Nevertheless, it stopped me in my tracks. It felt like I was encountering a gate across an open range trail. End of Life Issues –the words echoed in my heart like the silence encountered in a cemetery. (Yes, silence has an echo!) I’ve just recently accepted retirement but, truthfully, haven’t given much thought about my eventual passing from this world. I’m too involved with living, with the pleasure of interacting with friends and family, with taking delight in stimulating new thoughts and understandings, with feeling exhilarated being out in nature, with enjoying the satisfaction of working on my next quilt, even with reveling in doing nothing . . .


As I read those words, I suddenly felt a measured distance lying in front of me –something I had not consciously sensed before. Probably like most everyone else, I’ve acknowledged such reality intellectually, but it always felt removed by several degrees from my actual life. Harmless enough, the grouping of those fifteen letters was neither warning nor threat. Nevertheless, I felt my perspective shift; I needed to make friends with the features of this newly perceived horizon lest it morph into something worrisome.
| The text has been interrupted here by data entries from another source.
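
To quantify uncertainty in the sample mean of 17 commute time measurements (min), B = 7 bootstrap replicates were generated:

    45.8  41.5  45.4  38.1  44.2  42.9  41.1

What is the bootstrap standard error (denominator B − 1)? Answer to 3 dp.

SE* = 2.719

Bootstrap SE is the standard deviation of the 7 replicate means.
Mean of replicates: (45.8 + 41.5 + 45.4 + 38.1 + 44.2 + 42.9 + 41.1) / 7 = 299.0000 / 7 = 42.7143
Sum of squared deviations: (+3.0857)² + (−1.2143)² + (+2.6857)² + (−4.6143)² + (+1.4857)² + (+0.1857)² + (−1.6143)² = 44.3486
Variance = 44.3486 / 6 = 7.3914
SE* = √7.3914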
The years behind me have yielded the priceless treasures of children and grandchildren, lifelong friendships, and years of productive employment. I have been physically healthy. I have chosen peace over material gain, at times solitude over persistent unhappiness, yet always engagement instead of withdrawal. Quietly sitting in my favorite chair, I embrace the measured distance ahead of me as a gift, visualizing it as an expanse of fresh, unencumbered, welcoming space. Though not endless it is sufficient, offering adequate time for me to stretch my spirit and discreetly conclude my earth walk.